In June 2013 a report was published which confirmed what we at Eurogen have known for quite some time – namely the staggering amounts of freshwater that are used to generate electricity from coal and nuclear fired power stations. The report, Burning Our Rivers: The Water Footprint of Electricity found that for every gallon of residential water used in an average household, five times more is used to provide that home with electricity generated from fossil fuel and nuclear power plants (40,000 gallons each month).
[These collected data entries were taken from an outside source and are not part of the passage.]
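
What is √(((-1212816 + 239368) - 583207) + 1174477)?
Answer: I*√382178 ≈ 618.21*I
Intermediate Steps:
√(((-1212816 + 239368) - 583207) + 1174477) = √((-973448 - 583207) + 1174477) = √(-1556655 + 1174477) = √(-382178) = I*√382178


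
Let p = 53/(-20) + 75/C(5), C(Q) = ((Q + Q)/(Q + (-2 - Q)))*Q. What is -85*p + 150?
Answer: 2521/4 ≈ 630.25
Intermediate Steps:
C(Q) = -Q² (C(Q) = ((2*Q)/(-2))*Q = ((2*Q)*(-½))*Q = (-Q)*Q = -Q²)
p = -113/20 (p = 53/(-20) + 75/((-1*5²)) = 53*(-1/20) + 75/((-1*25)) = -53/20 + 75/(-25) = -53/20 + 75*(-1/25) = -53/20 - 3 = -113/20 ≈ -5.6500)
-85*p + 150 = -85*(-113/20) + 150 = 1921/4 + 150 = 2521/4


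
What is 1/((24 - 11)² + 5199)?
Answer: 1/5368 ≈ 0.00018629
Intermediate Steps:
1/((24 - 11)² + 5199) = 1/(13² + 5199) = 1/(169 + 5199) = 1/5368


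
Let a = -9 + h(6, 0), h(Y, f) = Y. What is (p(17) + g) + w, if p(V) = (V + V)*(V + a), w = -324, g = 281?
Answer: 433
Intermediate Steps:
a = -3 (a = -9 + 6 = -3)
p(V) = 2*V*(-3 + V) (p(V) = (V + V)*(V - 3) = (2*V)*(-3 + V) = 2*V*(-3 + V))
(p(17) + g) + w = (2*17*(-3 + 17) + 281) - 324 = (2*17*14 + 281) - 324 = (476 + 281) - 324 = 757 - 324 = 433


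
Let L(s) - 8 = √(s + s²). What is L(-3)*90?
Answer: 720 + 90*√6 ≈ 940.45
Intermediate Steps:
L(s) = 8 + √(s + s²)
L(-3)*90 = (8 + √(-3*(1 - 3)))*90 = (8 + √(-3*(-2)))*90 = (8 + √6)*90 = 720 + 90*√6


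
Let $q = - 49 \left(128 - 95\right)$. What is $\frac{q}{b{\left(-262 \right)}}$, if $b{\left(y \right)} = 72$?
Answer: $- \frac{539}{24} \approx -22.458$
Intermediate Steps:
$q = -1617$ ($q = - 49 \left(128 - 95\right) = \left(-49\right) 33 = -1617$)
$\frac{q}{b{\left(-262 \right)}} = - \frac{1617}{72} = \left(-1617\right) \frac{1}{72} = - \frac{539}{24}$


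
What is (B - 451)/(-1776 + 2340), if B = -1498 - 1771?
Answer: -310/47 ≈ -6.5957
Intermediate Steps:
B = -3269
(B - 451)/(-1776 + 2340) = (-3269 - 451)/(-1776 + 2340) = -3720/564 = -3720*1/564 = -310/47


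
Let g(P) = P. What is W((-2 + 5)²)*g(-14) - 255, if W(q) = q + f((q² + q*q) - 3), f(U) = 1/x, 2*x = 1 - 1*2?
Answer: -353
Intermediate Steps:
x = -½ (x = (1 - 1*2)/2 = (1 - 2)/2 = (½)*(-1) = -½ ≈ -0.50000)
f(U) = -2 (f(U) = 1/(-½) = -2)
W(q) = -2 + q (W(q) = q - 2 = -2 + q)
W((-2 + 5)²)*g(-14) - 255 = (-2 + (-2 + 5)²)*(-14) - 255 = (-2 + 3²)*(-14) - 255 = (-2 + 9)*(-14) - 255 = 7*(-14) - 255 = -98 - 255 = -353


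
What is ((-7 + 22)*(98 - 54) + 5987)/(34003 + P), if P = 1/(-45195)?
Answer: 300411165/1536765584 ≈ 0.19548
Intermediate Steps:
P = -1/45195 ≈ -2.2126e-5
((-7 + 22)*(98 - 54) + 5987)/(34003 + P) = ((-7 + 22)*(98 - 54) + 5987)/(34003 - 1/45195) = (15*44 + 5987)/(1536765584/45195) = (660 + 5987)*(45195/1536765584) = 6647*(45195/1536765584) = 300411165/1536765584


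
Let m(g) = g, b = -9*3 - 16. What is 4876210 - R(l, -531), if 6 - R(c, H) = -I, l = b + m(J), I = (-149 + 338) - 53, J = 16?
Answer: 4876068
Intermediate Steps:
b = -43 (b = -27 - 16 = -43)
I = 136 (I = 189 - 53 = 136)
l = -27 (l = -43 + 16 = -27)
R(c, H) = 142 (R(c, H) = 6 - (-1)*136 = 6 - 1*(-136) = 6 + 136 = 142)
4876210 - R(l, -531) = 4876210 - 1*142 = 4876210 - 142 = 4876068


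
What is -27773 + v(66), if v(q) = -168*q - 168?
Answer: -39029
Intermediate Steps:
v(q) = -168 - 168*q
-27773 + v(66) = -27773 + (-168 - 168*66) = -27773 + (-168 - 11088) = -27773 - 11256 = -39029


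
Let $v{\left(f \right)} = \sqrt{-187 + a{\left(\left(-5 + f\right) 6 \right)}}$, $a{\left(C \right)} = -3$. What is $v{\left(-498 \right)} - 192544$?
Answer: $-192544 + i \sqrt{190} \approx -1.9254 \cdot 10^{5} + 13.784 i$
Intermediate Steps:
$v{\left(f \right)} = i \sqrt{190}$ ($v{\left(f \right)} = \sqrt{-187 - 3} = \sqrt{-190} = i \sqrt{190}$)
$v{\left(-498 \right)} - 192544 = i \sqrt{190} - 192544 = -192544 + i \sqrt{190}$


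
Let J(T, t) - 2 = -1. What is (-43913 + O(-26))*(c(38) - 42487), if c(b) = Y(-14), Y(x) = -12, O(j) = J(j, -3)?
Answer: 1866216088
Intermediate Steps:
J(T, t) = 1 (J(T, t) = 2 - 1 = 1)
O(j) = 1
c(b) = -12
(-43913 + O(-26))*(c(38) - 42487) = (-43913 + 1)*(-12 - 42487) = -43912*(-42499) = 1866216088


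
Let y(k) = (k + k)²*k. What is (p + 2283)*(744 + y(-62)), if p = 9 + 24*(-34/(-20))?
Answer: -11110753152/5 ≈ -2.2221e+9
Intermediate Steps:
y(k) = 4*k³ (y(k) = (2*k)²*k = (4*k²)*k = 4*k³)
p = 249/5 (p = 9 + 24*(-34*(-1/20)) = 9 + 24*(17/10) = 9 + 204/5 = 249/5 ≈ 49.800)
(p + 2283)*(744 + y(-62)) = (249/5 + 2283)*(744 + 4*(-62)³) = 11664*(744 + 4*(-238328))/5 = 11664*(744 - 953312)/5 = (11664/5)*(-952568) = -11110753152/5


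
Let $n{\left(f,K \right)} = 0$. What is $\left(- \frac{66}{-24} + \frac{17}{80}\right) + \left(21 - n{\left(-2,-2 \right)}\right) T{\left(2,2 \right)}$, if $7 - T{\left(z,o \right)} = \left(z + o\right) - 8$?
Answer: $\frac{18717}{80} \approx 233.96$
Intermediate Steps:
$T{\left(z,o \right)} = 15 - o - z$ ($T{\left(z,o \right)} = 7 - \left(\left(z + o\right) - 8\right) = 7 - \left(\left(o + z\right) - 8\right) = 7 - \left(-8 + o + z\right) = 15 - o - z$)
$\left(- \frac{66}{-24} + \frac{17}{80}\right) + \left(21 - n{\left(-2,-2 \right)}\right) T{\left(2,2 \right)} = \left(- \frac{66}{-24} + \frac{17}{80}\right) + \left(21 - 0\right) \left(15 - 2 - 2\right) = \left(\left(-66\right) \left(- \frac{1}{24}\right) + 17 \cdot \frac{1}{80}\right) + \left(21 + 0\right) \left(15 - 2 - 2\right) = \left(\frac{11}{4} + \frac{17}{80}\right) + 21 \cdot 11 = \frac{237}{80} + 231 = \frac{18717}{80}$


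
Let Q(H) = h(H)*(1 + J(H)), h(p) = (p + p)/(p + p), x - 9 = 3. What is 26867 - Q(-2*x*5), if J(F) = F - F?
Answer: 26866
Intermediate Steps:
x = 12 (x = 9 + 3 = 12)
J(F) = 0
h(p) = 1 (h(p) = (2*p)/((2*p)) = (2*p)*(1/(2*p)) = 1)
Q(H) = 1 (Q(H) = 1*(1 + 0) = 1*1 = 1)
26867 - Q(-2*x*5) = 26867 - 1*1 = 26867 - 1 = 26866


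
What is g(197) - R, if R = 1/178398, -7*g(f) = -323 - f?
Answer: 92766953/1248786 ≈ 74.286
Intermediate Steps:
g(f) = 323/7 + f/7 (g(f) = -(-323 - f)/7 = 323/7 + f/7)
R = 1/178398 ≈ 5.6054e-6
g(197) - R = (323/7 + (⅐)*197) - 1*1/178398 = (323/7 + 197/7) - 1/178398 = 520/7 - 1/178398 = 92766953/1248786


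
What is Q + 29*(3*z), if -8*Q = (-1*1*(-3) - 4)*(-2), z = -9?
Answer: -3133/4 ≈ -783.25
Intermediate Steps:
Q = -¼ (Q = -(-1*1*(-3) - 4)*(-2)/8 = -(-1*(-3) - 4)*(-2)/8 = -(3 - 4)*(-2)/8 = -(-1)*(-2)/8 = -⅛*2 = -¼ ≈ -0.25000)
Q + 29*(3*z) = -¼ + 29*(3*(-9)) = -¼ + 29*(-27) = -¼ - 783 = -3133/4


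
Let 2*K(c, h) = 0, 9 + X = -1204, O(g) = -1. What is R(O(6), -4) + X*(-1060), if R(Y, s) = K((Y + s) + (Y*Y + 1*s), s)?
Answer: 1285780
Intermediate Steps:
X = -1213 (X = -9 - 1204 = -1213)
K(c, h) = 0 (K(c, h) = (½)*0 = 0)
R(Y, s) = 0
R(O(6), -4) + X*(-1060) = 0 - 1213*(-1060) = 0 + 1285780 = 1285780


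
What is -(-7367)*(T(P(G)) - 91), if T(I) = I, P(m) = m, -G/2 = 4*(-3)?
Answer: -493589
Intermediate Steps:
G = 24 (G = -8*(-3) = -2*(-12) = 24)
-(-7367)*(T(P(G)) - 91) = -(-7367)*(24 - 91) = -(-7367)*(-67) = -139*3551 = -493589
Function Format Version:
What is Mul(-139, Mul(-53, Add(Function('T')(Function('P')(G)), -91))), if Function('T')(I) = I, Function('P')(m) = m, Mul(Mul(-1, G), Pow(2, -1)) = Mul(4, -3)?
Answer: -493589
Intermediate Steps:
G = 24 (G = Mul(-2, Mul(4, -3)) = Mul(-2, -12) = 24)
Mul(-139, Mul(-53, Add(Function('T')(Function('P')(G)), -91))) = Mul(-139, Mul(-53, Add(24, -91))) = Mul(-139, Mul(-53, -67)) = Mul(-139, 3551) = -493589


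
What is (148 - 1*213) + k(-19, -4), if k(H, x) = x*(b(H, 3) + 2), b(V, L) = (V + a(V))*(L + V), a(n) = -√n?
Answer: -1289 - 64*I*√19 ≈ -1289.0 - 278.97*I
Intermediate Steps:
b(V, L) = (L + V)*(V - √V) (b(V, L) = (V - √V)*(L + V) = (L + V)*(V - √V))
k(H, x) = x*(2 + H² - H^(3/2) - 3*√H + 3*H) (k(H, x) = x*((H² - H^(3/2) + 3*H - 1*3*√H) + 2) = x*((H² - H^(3/2) + 3*H - 3*√H) + 2) = x*((H² - H^(3/2) - 3*√H + 3*H) + 2) = x*(2 + H² - H^(3/2) - 3*√H + 3*H))
(148 - 1*213) + k(-19, -4) = (148 - 1*213) - 4*(2 + (-19)² - (-19)^(3/2) - 3*I*√19 + 3*(-19)) = (148 - 213) - 4*(2 + 361 - (-19)*I*√19 - 3*I*√19 - 57) = -65 - 4*(2 + 361 + 19*I*√19 - 3*I*√19 - 57) = -65 - 4*(306 + 16*I*√19) = -65 + (-1224 - 64*I*√19) = -1289 - 64*I*√19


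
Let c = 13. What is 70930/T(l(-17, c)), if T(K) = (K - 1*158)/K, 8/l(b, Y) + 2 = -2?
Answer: 7093/8 ≈ 886.63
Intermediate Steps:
l(b, Y) = -2 (l(b, Y) = 8/(-2 - 2) = 8/(-4) = 8*(-¼) = -2)
T(K) = (-158 + K)/K (T(K) = (K - 158)/K = (-158 + K)/K)
70930/T(l(-17, c)) = 70930/(((-158 - 2)/(-2))) = 70930/((-½*(-160))) = 70930/80 = 70930*(1/80) = 7093/8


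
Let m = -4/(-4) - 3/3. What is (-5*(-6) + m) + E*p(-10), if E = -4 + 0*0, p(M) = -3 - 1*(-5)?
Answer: 22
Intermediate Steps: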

The report also concludes that electricity generated by coal, nuclear and natural gas power plants is the biggest consumer of freshwater in the U.S., accounting for more than 50% of all fresh surface water withdrawals from rivers and lakes. This is more than any other economic sector, including agriculture, and occurs at a time when all other sectors are reducing water withdrawals. Unbelievably the water footprint of electricity is highest for hydropower: each day, enough water to meet the demands of more than 50 million people evaporates from reservoirs behind hydroelectric dams.
Put another way more than 25% of the freshwater withdrawn by fossil-fuel power plants to cool their generators goes up in steam; the remainder carries pollutants and excess heat into rivers and waterways, causing fish kills and algae blooms. Nuclear and fossil-fuel electricity generators are being subjected to growing demands on freshwater usage that in turn compromises their ability to generate electricity. Recent ‘brown outs’ in Europe are a worrying trend. Consumers are becoming increasingly aware of this and are active in expressing their preference for ‘green’ electricity. Enormous carbon emissions from fossil fuel power stations and the massive water consumption necessary to cool the fossil fuel and nuclear power stations are often not factored into the calculations.
There is a world-wide renewable energy resource that can replace fossil fuel and nuclear power stations. There is a technology suite that can exploit and commercialise that resource thanks to the development team at Eurogen. Europe will not lose 35% of its fresh water to cool the fossil fuel and nuclear power stations and countries like Spain, France, New Zealand and others should not experience ‘brown outs’ particularly in summer high temperatures.
What is required is a ‘base load’ generator that does not generate carbon dioxide, and an alternate base load generator of electricity that does not require massive amounts of freshwater for cooling.
The time for Eurogen Power has come.